Öcalan PKKyı dağdan indirebilir mi?

Oral Çalışlar

Nevruz kutlamalarındaki büyük coşku, Kürt kimliği talebinin daha kuvvetli bir vurgu kazandığını gözler önüne serdi. İstanbul, Diyarbakır ve Yüksekova’dan görünen manzara, Kürtlerin çözüm ve barış konusunda geçmişe göre daha istekli, daha kararlı ve daha ‘kendine güvenli’ bir yerde durdukları mesajını veriyor.
Ahmet Türk, bugüne kadar Diyarbakır’da yapılan Nevruz kutlamalarının en büyüğü olarak kabul edilen törende yaptığı konuşmada, kitleleri işaret ederek ve “Muhatap arıyorlardı, işte muhatap. Uzağa gitmeye gerek yok” diyerek, hükümete bir çağrıda bulundu.
Kürt sorununun çözümünde ‘muhatap’ konusu hâlâ iki taraf açısından da bir netlik kazanmış değil. Hükümet, Meclis’te grubu olan ve Kürt kimliği talebinin seçilmiş temsilcisi olan Barış ve Demokrasi Partisi’nin muhataplığı konusunda hâlâ kesin bir karar verebilmiş değil. Hükümet üyeleri net bir tutum sergilemiyorlar. BDP’liler içinde de netlik yok. Bazen ‘muhatap İmralı’ diyorlar, bazen de hükümete dönerek ‘Bizimle neden konuşmuyorsunuz’ şeklinde sitemlerde bulunuyorlar.
***
Diyarbakırlı işadamı, eski Ticaret ve Sanayi Odası Başkanı Mehmet Kaya, Taraf gazetesinde Neşe Düzel’le olan söyleşisinde ‘Apo da gelse Kürt sorununu çözemez’ başlığı altında dikkat çekici değerlendirmelerde bulunmuş. Kaya, Diyarbakır’ın ve bölgenin nabzını en iyi tutan isimlerden birisi. Bu nedenle, saptamalarının dikkate alınmasında yarar var.
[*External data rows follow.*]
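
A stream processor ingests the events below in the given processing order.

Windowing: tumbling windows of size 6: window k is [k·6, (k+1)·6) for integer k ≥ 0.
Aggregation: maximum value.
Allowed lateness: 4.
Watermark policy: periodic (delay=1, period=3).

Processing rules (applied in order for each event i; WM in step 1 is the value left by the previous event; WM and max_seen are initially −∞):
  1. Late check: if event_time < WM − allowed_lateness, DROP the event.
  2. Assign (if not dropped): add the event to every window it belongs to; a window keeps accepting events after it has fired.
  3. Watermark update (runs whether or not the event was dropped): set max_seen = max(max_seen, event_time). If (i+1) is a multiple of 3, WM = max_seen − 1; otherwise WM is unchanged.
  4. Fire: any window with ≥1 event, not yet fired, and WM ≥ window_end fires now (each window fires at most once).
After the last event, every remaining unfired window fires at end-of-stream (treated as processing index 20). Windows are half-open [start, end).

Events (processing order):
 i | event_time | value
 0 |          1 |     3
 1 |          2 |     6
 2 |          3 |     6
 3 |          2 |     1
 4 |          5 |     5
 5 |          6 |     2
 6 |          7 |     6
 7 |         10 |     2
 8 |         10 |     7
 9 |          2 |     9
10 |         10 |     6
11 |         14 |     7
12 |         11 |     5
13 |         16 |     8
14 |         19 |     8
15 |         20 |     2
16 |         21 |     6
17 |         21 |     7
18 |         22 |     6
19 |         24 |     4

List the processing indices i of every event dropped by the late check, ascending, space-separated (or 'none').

9

i=0 t=1 v=3: → [0,6); WM=−∞
i=1 t=2 v=6: → [0,6); WM=−∞
i=2 t=3 v=6: → [0,6); WM=2
i=3 t=2 v=1: → [0,6); WM=2
i=4 t=5 v=5: → [0,6); WM=2
i=5 t=6 v=2: → [6,12); WM=5
i=6 t=7 v=6: → [6,12); WM=5
i=7 t=10 v=2: → [6,12); WM=5
i=8 t=10 v=7: → [6,12); WM=9; [0,6) fires=6
i=9 t=2 v=9: DROP (t<9-4); WM=9
i=10 t=10 v=6: → [6,12); WM=9
i=11 t=14 v=7: → [12,18); WM=13; [6,12) fires=7
i=12 t=11 v=5: → [6,12); WM=13
i=13 t=16 v=8: → [12,18); WM=13
i=14 t=19 v=8: → [18,24); WM=18; [12,18) fires=8
i=15 t=20 v=2: → [18,24); WM=18
i=16 t=21 v=6: → [18,24); WM=18
i=17 t=21 v=7: → [18,24); WM=20
i=18 t=22 v=6: → [18,24); WM=20
i=19 t=24 v=4: → [24,30); WM=20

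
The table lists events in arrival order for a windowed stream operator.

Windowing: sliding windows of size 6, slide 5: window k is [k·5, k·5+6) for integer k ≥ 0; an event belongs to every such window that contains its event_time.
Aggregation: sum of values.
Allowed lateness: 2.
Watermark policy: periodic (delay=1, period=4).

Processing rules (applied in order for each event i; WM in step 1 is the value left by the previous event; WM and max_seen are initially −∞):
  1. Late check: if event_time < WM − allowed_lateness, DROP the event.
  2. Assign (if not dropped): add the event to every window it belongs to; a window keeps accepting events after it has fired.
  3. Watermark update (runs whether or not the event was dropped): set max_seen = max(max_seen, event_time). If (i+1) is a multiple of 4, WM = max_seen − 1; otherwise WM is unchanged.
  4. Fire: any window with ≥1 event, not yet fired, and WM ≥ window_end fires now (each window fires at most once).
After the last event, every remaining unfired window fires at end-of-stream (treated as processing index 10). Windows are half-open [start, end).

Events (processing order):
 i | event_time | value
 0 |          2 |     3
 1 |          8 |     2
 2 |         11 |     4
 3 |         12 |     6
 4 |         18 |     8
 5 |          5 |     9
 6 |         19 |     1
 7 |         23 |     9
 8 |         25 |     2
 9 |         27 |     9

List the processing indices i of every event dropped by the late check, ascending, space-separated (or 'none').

5

i=0 t=2 v=3: → [0,6); WM=−∞
i=1 t=8 v=2: → [5,11); WM=−∞
i=2 t=11 v=4: → [10,16); WM=−∞
i=3 t=12 v=6: → [10,16); WM=11; [0,6) fires=3 [5,11) fires=2
i=4 t=18 v=8: → [15,21); WM=11
i=5 t=5 v=9: DROP (t<11-2); WM=11
i=6 t=19 v=1: → [15,21); WM=11
i=7 t=23 v=9: → [20,26); WM=22; [10,16) fires=10 [15,21) fires=9
i=8 t=25 v=2: → [25,31),[20,26); WM=22
i=9 t=27 v=9: → [25,31); WM=22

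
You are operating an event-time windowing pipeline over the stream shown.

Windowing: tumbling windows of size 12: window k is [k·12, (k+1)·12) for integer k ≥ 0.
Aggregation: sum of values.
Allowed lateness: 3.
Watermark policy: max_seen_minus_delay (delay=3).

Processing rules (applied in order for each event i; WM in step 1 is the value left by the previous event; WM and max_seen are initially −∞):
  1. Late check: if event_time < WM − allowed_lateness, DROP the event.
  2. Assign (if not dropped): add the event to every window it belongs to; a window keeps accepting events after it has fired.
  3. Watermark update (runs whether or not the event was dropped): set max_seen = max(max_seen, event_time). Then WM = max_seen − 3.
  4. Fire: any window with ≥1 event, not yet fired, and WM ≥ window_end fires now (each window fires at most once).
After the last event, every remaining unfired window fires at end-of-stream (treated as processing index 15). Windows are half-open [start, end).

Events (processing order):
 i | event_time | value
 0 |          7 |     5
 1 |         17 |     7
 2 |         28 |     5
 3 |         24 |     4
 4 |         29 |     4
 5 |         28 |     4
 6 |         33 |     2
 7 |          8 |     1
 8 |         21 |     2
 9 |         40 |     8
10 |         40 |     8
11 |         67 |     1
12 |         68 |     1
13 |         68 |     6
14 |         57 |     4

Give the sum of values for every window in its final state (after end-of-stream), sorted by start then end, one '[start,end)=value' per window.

[0,12)=5 [12,24)=7 [24,36)=19 [36,48)=16 [60,72)=8

i=0 t=7 v=5: → [0,12); WM=4
i=1 t=17 v=7: → [12,24); WM=14; [0,12) fires=5
i=2 t=28 v=5: → [24,36); WM=25; [12,24) fires=7
i=3 t=24 v=4: → [24,36); WM=25
i=4 t=29 v=4: → [24,36); WM=26
i=5 t=28 v=4: → [24,36); WM=26
i=6 t=33 v=2: → [24,36); WM=30
i=7 t=8 v=1: DROP (t<30-3); WM=30
i=8 t=21 v=2: DROP (t<30-3); WM=30
i=9 t=40 v=8: → [36,48); WM=37; [24,36) fires=19
i=10 t=40 v=8: → [36,48); WM=37
i=11 t=67 v=1: → [60,72); WM=64; [36,48) fires=16
i=12 t=68 v=1: → [60,72); WM=65
i=13 t=68 v=6: → [60,72); WM=65
i=14 t=57 v=4: DROP (t<65-3); WM=65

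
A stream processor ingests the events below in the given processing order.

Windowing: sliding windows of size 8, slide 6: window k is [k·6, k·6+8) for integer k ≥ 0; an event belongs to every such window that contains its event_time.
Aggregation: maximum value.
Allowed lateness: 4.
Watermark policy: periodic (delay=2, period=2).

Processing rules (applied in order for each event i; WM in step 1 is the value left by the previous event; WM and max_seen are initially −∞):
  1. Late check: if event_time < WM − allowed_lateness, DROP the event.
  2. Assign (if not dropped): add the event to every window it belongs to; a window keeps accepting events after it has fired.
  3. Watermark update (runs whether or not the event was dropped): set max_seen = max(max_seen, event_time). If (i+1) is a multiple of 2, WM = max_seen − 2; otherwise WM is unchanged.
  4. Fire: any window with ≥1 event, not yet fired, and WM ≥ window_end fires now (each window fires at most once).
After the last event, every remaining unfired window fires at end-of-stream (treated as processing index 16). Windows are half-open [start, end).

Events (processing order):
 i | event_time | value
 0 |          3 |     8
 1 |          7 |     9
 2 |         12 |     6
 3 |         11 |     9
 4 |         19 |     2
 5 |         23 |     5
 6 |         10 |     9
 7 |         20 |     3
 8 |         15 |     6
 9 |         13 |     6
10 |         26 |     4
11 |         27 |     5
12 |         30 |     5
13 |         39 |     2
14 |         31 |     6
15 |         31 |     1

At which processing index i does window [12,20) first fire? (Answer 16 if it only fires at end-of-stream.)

i=0 t=3 v=8: → [0,8); WM=−∞
i=1 t=7 v=9: → [6,14),[0,8); WM=5
i=2 t=12 v=6: → [12,20),[6,14); WM=5
i=3 t=11 v=9: → [6,14); WM=10; [0,8) fires=9
i=4 t=19 v=2: → [18,26),[12,20); WM=10
i=5 t=23 v=5: → [18,26); WM=21; [6,14) fires=9 [12,20) fires=6
i=6 t=10 v=9: DROP (t<21-4); WM=21
i=7 t=20 v=3: → [18,26); WM=21
i=8 t=15 v=6: DROP (t<21-4); WM=21
i=9 t=13 v=6: DROP (t<21-4); WM=21
i=10 t=26 v=4: → [24,32); WM=21
i=11 t=27 v=5: → [24,32); WM=25
i=12 t=30 v=5: → [30,38),[24,32); WM=25
i=13 t=39 v=2: → [36,44); WM=37; [18,26) fires=5 [24,32) fires=5
i=14 t=31 v=6: DROP (t<37-4); WM=37
i=15 t=31 v=1: DROP (t<37-4); WM=37

5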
Bölgenin yoksulluğunu, işsizliğini ve ekonomik çaresizliğini gündeme getiren Kaya, 1 milyon 600 bin nüfuslu Diyarbakır’ın yüzde 25-30’unun açlık sınırının altında yaşadığına ve bu insanların günlük ortalama gelirinin bir doların altında bulunduğuna vurgu yapıyor: “Devlet ilköğretimde okuyan kız çocuğuna 35, erkek çocuğa 20 lira veriyor. Çok sayıda aile böyle geçiniyor.”
Mehmet Kaya, bugün Abdullah Öcalan’ın serbest bırakılmasını isteyenlerin, yarın onun bırakılmasının da bölgedeki açlık ve yoksulluk sorununu çözmeye yetmediğini göreceklerini, sonuç olarak da öfkelerinin yatışmayacağını ve Kürt sorununun çözülmeyeceğini savunuyor.
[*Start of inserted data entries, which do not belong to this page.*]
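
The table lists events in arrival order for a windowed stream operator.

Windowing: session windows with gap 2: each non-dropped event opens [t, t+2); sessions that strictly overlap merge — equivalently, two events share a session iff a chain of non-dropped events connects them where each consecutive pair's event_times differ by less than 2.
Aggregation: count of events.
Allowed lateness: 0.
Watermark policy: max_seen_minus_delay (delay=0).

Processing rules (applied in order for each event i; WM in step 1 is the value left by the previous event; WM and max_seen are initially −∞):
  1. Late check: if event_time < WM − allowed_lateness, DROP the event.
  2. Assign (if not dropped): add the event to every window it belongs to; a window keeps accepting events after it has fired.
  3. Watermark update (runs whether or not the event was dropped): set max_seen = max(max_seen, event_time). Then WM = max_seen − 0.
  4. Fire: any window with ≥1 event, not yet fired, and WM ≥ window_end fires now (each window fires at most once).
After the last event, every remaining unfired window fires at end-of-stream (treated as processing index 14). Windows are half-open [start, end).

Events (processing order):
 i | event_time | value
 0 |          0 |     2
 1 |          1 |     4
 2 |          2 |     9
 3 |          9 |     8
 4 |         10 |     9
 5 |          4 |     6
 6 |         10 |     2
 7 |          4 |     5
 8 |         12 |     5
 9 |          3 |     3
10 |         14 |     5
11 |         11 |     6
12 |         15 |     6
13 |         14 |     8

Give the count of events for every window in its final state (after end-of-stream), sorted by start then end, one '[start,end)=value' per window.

i=0 t=0 v=2: → [0,2); WM=0
i=1 t=1 v=4: → [0,3); WM=1
i=2 t=2 v=9: → [0,4); WM=2
i=3 t=9 v=8: → [9,11); WM=9
i=4 t=10 v=9: → [9,12); WM=10
i=5 t=4 v=6: DROP (t<10-0); WM=10
i=6 t=10 v=2: → [9,12); WM=10
i=7 t=4 v=5: DROP (t<10-0); WM=10
i=8 t=12 v=5: → [12,14); WM=12
i=9 t=3 v=3: DROP (t<12-0); WM=12
i=10 t=14 v=5: → [14,16); WM=14
i=11 t=11 v=6: DROP (t<14-0); WM=14
i=12 t=15 v=6: → [14,17); WM=15
i=13 t=14 v=8: DROP (t<15-0); WM=15

[0,4)=3 [9,12)=3 [12,14)=1 [14,17)=2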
Mehmet Kaya, Neşe Düzel’in ‘Peki Apo barışı nasıl etkiler’ sorusuna şu cevabı veriyor: “Örgütün dağdan inmesini sağlar ama bu, Kürt sorununu çözemez, bölgedeki yoksulluğu bitirmez. Bölgede demokrasiyi ve ekonomiyi atbaşı ilerletmemiz lazım. Çünkü hangi demokratik adımı atarsanız atın, ekonomik refah getirmeyen hiçbir adım bu toplumda huzur yaratamaz.”
***
Şu noktanın vurgulanmasında yarar görmekteyim: Bugün Türkiye’nin ulaşmaya çalıştığı (ve ulaşmasının kısa vadede olanak dahilinde olduğu) sonuç, Kürt sorununun kökten çözümü değil. Yapılması gereken, Kürt sorununun silahsız bir düzleme taşınması, yani PKK’nın dağdan indirilmesi. Bugünün temel meselesi bu.
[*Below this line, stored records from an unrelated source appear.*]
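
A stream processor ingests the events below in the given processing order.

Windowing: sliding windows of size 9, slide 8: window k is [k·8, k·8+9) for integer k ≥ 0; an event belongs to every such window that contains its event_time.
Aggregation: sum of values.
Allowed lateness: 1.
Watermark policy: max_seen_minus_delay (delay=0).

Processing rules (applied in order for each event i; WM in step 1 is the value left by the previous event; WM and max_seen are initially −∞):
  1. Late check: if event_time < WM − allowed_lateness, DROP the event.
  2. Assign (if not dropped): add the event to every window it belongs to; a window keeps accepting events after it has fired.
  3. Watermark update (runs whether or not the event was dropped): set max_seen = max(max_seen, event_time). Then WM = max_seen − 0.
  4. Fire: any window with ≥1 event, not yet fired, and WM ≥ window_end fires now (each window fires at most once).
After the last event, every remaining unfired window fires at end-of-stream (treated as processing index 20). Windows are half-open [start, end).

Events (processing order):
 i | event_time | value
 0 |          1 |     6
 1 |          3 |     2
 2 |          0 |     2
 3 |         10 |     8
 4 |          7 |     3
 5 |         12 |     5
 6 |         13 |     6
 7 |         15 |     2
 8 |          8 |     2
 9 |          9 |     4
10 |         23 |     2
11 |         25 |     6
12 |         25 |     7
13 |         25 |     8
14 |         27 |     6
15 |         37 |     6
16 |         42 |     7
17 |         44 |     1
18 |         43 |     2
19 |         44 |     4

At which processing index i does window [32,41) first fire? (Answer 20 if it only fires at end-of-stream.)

i=0 t=1 v=6: → [0,9); WM=1
i=1 t=3 v=2: → [0,9); WM=3
i=2 t=0 v=2: DROP (t<3-1); WM=3
i=3 t=10 v=8: → [8,17); WM=10; [0,9) fires=8
i=4 t=7 v=3: DROP (t<10-1); WM=10
i=5 t=12 v=5: → [8,17); WM=12
i=6 t=13 v=6: → [8,17); WM=13
i=7 t=15 v=2: → [8,17); WM=15
i=8 t=8 v=2: DROP (t<15-1); WM=15
i=9 t=9 v=4: DROP (t<15-1); WM=15
i=10 t=23 v=2: → [16,25); WM=23; [8,17) fires=21
i=11 t=25 v=6: → [24,33); WM=25; [16,25) fires=2
i=12 t=25 v=7: → [24,33); WM=25
i=13 t=25 v=8: → [24,33); WM=25
i=14 t=27 v=6: → [24,33); WM=27
i=15 t=37 v=6: → [32,41); WM=37; [24,33) fires=27
i=16 t=42 v=7: → [40,49); WM=42; [32,41) fires=6
i=17 t=44 v=1: → [40,49); WM=44
i=18 t=43 v=2: → [40,49); WM=44
i=19 t=44 v=4: → [40,49); WM=44

16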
‘Muhatap’ meselesinin önemini bu çerçeve içinde değerlendirmek gerekiyor. PKK’nın dağdan indirilmesinin muhatabı BDP olamaz. Bu konuda muhatap Kandil ve İmralı’dır. BDP bu konuda aracılık edebilir, sorunun meşru ve yasal zeminde konuşulmasını sağlayabilir. PKK’nin dağdan inmesi, Kürt sorununun çözümü için tek başına yeterli değil. Kürt sorununun demokratikleşme/sivilleşme boyutunun en önemli ayağını, hiç kuşkusuz Kürt kimliği hareketinin seçilmiş temsilcisi olan BDP oluşturuyor.
Abdullah Öcalan’ın PKK’yı dağdan indirip indiremeyeceği konusunda çok çeşitli şeyler söyleniyor. Ne olursa olsun, bu konuda etkili olma ihtimali en yüksek ismin Öcalan olduğu bir gerçek. Öcalan’ın bugüne kadar devlet tarafından hiç muhatap alınmadığını iddia etmek de gerçekçilikle bağdaşmıyor. Ortaya çıkan bilgi ve belgeler, Öcalan’la devlet görevlileri arasında İmralı’da değişik temaslar ve pazarlıklar yapıldığını gösteriyor.
PKK’nın dağdan indirilmesi, sorunun çözümünün yarısını ve acil kısmını oluşturuyor. PKK’nın dağdan indirilmesi için ele alınması gereken şeylerin başında Af Kanunu geliyor. Kürtlerin en temel demokratik ve kimlik haklarının tanınmasına ilişkin inandırıcı adımların atılması da aynı oranda gerekli.
Nevruz kutlamalarındaki manzara, işin bir yönüyle kolay, bir başka yönüyle zor olduğuna işaret ediyor. Kolay, çünkü çözüme hazır ve örgütlü bir topluluk var. Zor, çünkü Türkiye’de yükselen milliyetçilik, karşılıklı verilecek ödünlerin önünü kesiyor.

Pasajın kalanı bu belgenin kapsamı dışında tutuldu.